Continued from October 5, 2016
A few days later she waited on the dusty road that ran past the farm, for the cart that would take her to the village railhead. She checked again for the money she had sewn into the hem of her coat. She clutched the stiff gray cardboard cover of her passport, reassuring herself yet again that Jan’s letter and the photograph of her sister’s wedding dress were still tucked inside.
So many people had come to say goodbye to the dozen villagers who would be leaving. Tears, hugs, repeated warnings to be careful…but no one was there for Rosalia. She would be the first of her family to make this trip, the member of the family who would save enough money to bring others over. She was the only one left who had no other responsibilities…no husband, no children. And while it was usually a father or a brother who took on this burden, this wasn’t a possibility in Rosalia’s family.
She had carefully prepared the night before, using a small, precious piece of soap her childhood friend Helena had given her. But the 30 minute ride on an open wooden wheeled cart to the village railway station had already left her feeling unwashed.
Rosalia had heard gossip about how wonderful life could be in America but very little about the realities of getting there. She looked with alarm at the numbers of emigrants at the Krakow train station; they defied counting. Hundreds of people pushed and elbowed one another, trying to forge a path to the steps of one of the train’s cars. It was apparent that there would not be sufficient space for everyone and yet everyone continued to wedge themselves and their belongings into a car. Baskets and bundles of goods that would travel with each of them to their destinations filled aisles and eventually became additional seating. Babies cried, toddlers whined, old men wheezed. The air was filled with the smell of coal, oil, grease. Everyone did their best to help those who needed it, but always there was the threat of losing one’s place in line and, even worse, of losing one’s footing and being crushed between the wheels and the tracks.

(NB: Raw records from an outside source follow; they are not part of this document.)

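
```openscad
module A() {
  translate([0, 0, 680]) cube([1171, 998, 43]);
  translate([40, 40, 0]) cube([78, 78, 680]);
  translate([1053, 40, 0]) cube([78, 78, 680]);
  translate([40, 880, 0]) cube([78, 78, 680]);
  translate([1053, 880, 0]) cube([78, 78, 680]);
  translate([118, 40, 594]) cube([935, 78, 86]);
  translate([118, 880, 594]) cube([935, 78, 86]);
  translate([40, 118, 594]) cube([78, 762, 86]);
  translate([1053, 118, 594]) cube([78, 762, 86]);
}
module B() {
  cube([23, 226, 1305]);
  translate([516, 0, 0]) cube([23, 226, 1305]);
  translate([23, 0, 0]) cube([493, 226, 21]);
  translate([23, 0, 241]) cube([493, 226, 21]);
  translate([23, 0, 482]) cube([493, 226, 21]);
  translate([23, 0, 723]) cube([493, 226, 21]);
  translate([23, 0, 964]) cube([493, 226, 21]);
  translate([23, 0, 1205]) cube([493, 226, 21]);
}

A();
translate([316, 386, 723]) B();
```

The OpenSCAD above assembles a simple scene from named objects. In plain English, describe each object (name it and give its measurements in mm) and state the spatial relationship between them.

A is a table with a 1171×998 mm rectangular top, 43 mm thick, top surface at z = 723 mm, supported by four 78×78 mm square legs, each inset 40 mm from the nearest pair of top edges, running from the floor. Four apron rails, 78 mm thick and 86 mm tall, run between adjacent legs with their top edges flush with the underside of the top and their outer faces flush with the legs' outer faces.

B is an open bookshelf. Two side panels, each 23 mm thick, 226 mm deep and 1305 mm tall, stand 539 mm apart (outside-to-outside). Between them sit 6 shelves, each 21 mm thick and 226 mm deep, spanning the full gap between the sides. The bottom shelf rests on the floor (its underside at z = 0) and the clear gap between one shelf's top and the next shelf's underside is 220 mm.

The bookshelf is on top of the table, centred.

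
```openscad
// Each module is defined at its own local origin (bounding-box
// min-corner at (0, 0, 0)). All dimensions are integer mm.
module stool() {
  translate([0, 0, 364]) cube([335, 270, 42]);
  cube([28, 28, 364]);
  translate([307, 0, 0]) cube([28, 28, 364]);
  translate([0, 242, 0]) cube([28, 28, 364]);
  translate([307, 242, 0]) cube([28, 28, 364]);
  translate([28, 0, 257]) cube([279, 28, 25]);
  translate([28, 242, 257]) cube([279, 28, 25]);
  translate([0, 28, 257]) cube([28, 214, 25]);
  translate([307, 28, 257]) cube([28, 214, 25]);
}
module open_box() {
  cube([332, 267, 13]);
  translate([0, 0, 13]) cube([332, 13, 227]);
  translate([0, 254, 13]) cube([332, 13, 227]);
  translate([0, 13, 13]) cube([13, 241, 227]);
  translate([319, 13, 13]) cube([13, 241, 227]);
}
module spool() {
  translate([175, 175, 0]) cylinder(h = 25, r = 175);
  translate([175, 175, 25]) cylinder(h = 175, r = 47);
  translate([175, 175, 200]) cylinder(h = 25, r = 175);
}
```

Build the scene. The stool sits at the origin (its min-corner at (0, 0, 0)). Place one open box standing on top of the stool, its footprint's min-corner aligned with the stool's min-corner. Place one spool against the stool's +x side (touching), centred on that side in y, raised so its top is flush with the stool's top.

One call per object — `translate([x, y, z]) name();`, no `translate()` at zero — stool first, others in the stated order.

stool();
translate([0, 0, 406]) open_box();
translate([335, -40, 181]) spool();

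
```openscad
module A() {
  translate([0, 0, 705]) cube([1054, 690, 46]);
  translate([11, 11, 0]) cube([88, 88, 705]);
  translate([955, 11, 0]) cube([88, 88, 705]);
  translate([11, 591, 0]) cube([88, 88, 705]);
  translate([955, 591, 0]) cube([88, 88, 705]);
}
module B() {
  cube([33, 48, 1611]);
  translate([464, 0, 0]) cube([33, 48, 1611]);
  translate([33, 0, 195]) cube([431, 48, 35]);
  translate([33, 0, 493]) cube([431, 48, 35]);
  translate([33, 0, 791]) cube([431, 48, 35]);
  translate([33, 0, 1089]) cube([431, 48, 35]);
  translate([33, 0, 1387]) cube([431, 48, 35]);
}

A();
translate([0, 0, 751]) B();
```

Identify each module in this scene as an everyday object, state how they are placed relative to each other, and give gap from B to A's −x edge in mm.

The ladder's min-x is at 0; the table's min-x is 0; gap = 0 mm.

A is a table. B is a ladder. The ladder is on top of the table. The gap from the ladder to the table's −x edge is 0 mm.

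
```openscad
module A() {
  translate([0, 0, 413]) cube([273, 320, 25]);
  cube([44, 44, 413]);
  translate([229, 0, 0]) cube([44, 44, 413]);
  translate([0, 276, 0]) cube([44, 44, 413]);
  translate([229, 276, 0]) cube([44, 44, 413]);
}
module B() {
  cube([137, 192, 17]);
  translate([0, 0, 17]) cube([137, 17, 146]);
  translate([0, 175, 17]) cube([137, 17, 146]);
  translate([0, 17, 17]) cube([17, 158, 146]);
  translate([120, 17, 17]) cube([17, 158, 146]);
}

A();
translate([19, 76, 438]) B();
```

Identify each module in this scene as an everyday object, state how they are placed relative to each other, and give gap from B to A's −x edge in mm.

A is a stool. B is an open box. The open box is on top of the stool. The gap from the open box to the stool's −x edge is 19 mm.

The open box's min-x is at 19; the stool's min-x is 0; gap = 19 mm.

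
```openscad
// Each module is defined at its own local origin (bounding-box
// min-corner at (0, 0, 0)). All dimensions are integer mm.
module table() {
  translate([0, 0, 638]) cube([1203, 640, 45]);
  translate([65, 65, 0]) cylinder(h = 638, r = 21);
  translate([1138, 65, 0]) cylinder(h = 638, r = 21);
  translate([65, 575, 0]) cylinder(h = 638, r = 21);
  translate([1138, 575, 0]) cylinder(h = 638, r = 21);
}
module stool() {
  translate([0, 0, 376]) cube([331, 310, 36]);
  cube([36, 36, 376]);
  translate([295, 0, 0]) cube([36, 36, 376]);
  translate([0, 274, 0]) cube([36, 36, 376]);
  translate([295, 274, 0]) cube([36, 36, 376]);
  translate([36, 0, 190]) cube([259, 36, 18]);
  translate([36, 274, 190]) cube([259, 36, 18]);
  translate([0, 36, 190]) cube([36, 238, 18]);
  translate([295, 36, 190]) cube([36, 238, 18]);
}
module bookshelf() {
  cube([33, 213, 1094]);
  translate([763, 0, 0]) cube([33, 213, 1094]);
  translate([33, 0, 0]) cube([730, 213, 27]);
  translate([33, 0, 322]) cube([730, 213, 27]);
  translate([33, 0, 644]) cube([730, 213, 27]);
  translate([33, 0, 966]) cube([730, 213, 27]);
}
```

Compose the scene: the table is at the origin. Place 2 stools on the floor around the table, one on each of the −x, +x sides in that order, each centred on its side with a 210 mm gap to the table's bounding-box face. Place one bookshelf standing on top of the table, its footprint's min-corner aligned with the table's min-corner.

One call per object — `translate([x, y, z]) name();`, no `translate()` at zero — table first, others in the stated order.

table();
translate([-541, 165, 0]) stool();
translate([1413, 165, 0]) stool();
translate([0, 0, 683]) bookshelf();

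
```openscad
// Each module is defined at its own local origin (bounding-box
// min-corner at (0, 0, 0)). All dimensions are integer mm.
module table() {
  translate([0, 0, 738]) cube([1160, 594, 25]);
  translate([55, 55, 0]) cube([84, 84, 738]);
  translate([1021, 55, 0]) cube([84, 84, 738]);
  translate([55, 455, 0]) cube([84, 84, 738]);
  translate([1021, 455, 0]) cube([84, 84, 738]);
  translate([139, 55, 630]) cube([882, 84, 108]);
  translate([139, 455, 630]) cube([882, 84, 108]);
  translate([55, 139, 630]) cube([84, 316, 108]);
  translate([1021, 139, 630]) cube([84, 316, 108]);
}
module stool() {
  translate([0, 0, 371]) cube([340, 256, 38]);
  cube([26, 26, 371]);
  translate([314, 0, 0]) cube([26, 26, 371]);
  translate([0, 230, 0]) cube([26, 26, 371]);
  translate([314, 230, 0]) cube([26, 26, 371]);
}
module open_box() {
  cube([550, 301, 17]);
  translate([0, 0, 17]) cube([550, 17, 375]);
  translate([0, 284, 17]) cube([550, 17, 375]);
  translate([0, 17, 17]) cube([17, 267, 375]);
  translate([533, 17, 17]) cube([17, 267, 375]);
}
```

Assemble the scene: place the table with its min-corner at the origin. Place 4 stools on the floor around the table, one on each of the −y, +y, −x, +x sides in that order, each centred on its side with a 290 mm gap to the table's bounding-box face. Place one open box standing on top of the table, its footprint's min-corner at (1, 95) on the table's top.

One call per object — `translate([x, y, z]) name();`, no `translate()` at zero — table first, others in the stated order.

table();
translate([410, -546, 0]) stool();
translate([410, 884, 0]) stool();
translate([-630, 169, 0]) stool();
translate([1450, 169, 0]) stool();
translate([1, 95, 763]) open_box();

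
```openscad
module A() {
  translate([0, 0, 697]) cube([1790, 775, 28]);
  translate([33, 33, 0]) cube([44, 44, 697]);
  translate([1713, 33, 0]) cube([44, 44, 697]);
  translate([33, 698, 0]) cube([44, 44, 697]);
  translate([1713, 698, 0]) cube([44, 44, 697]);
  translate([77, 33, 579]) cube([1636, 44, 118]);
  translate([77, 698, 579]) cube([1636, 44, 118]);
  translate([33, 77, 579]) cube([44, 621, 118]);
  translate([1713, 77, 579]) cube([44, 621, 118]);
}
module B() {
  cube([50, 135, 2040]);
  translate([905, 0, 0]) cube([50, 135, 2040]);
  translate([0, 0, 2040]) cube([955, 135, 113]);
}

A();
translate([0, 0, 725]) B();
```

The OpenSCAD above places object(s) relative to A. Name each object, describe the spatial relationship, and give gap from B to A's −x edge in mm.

A is a table. B is a door frame. The door frame is on top of the table. The gap from the door frame to the table's −x edge is 0 mm.

The door frame's min-x is at 0; the table's min-x is 0; gap = 0 mm.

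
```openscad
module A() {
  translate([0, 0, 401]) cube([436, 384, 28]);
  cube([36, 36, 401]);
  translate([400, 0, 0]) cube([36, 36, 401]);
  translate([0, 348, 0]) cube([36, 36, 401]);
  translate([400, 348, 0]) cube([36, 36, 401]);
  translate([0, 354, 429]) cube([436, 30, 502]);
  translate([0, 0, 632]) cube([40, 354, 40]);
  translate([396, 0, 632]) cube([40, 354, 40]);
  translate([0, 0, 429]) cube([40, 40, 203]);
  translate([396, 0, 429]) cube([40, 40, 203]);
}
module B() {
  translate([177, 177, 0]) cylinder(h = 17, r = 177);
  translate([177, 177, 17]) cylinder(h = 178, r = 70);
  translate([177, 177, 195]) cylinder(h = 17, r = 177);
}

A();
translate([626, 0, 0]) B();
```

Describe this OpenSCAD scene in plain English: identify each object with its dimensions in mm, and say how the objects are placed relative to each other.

A is a chair. The seat is a 436×384×28 mm slab with its top at z = 429 mm, on four 36×36 mm corner legs (flush with the seat edges, standing on z = 0). A flat backrest 30 mm thick, 502 mm tall, spans the full seat width and rises from the seat top along its +y edge, rear face flush with the rear of the seat. Two armrests of 40×40 mm section run along each side from the seat's front edge to the front of the backrest, top faces 243 mm above the seat top and outer faces flush with the seat's x-edges; a 40×40 mm post under the front of each armrest stands on the seat at the front corner.

B is a spool: two coaxial disc flanges of radius 177 mm and thickness 17 mm, joined by a core cylinder of radius 70 mm and height 178 mm. The lower flange rests on z = 0 and the three cylinders share a vertical axis.

The spool is on the floor beside the chair on its +x side.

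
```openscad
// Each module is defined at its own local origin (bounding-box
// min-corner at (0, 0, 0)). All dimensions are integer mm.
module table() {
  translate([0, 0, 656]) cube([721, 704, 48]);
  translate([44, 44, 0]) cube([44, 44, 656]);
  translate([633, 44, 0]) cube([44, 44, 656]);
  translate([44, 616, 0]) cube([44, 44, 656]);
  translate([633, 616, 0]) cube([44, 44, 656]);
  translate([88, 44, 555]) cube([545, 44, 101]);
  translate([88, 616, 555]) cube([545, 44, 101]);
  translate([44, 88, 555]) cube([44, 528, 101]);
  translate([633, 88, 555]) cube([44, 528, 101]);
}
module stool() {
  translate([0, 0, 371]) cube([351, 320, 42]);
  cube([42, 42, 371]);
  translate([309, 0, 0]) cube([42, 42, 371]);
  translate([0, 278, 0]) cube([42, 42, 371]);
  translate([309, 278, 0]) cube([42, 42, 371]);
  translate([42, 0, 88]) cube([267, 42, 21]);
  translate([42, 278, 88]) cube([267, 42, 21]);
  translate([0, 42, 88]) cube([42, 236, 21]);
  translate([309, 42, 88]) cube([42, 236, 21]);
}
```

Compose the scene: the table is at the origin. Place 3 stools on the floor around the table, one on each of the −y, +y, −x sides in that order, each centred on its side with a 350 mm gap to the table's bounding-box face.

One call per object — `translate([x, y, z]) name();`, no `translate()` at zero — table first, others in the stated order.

table();
translate([185, -670, 0]) stool();
translate([185, 1054, 0]) stool();
translate([-701, 192, 0]) stool();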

Rosalia grunted as she hoisted her grip up the steep steps of the railway car. It seemed to have grown heavier since she left home. She smiled gratefully at the young man who helped. The train that would take her to Hamburg, Germany would roll through 775 miles of countryside. She looked with dismay at the open windows that she knew would blow cinder-filled smoke from the engine into the rail car, found a seat on a hard-backed bench, and silently cried. Pigs were not so crowded on the way to market.
The train’s horn sounded and with a lurch, the iron wheels of the massive black monster threw up sparks. They were finally on their way. Aromas of hard cooked eggs and spicy Polish sausage filled the car as passengers unwrapped and shared what they had brought. Despite the hot, crowded conditions, the travelers’ moods were high. The unknown might be scary but it was also exciting.
Rosalia stared out a window, thrilled at the speed with which the steam engine rolled between Krakow and Hamburg. But the many stops it made to pick up additional emigrants from their small villages, made the train trip seem endless. The murmur of voices and the repetitious rhythm of wheels on tracks soon had her dozing.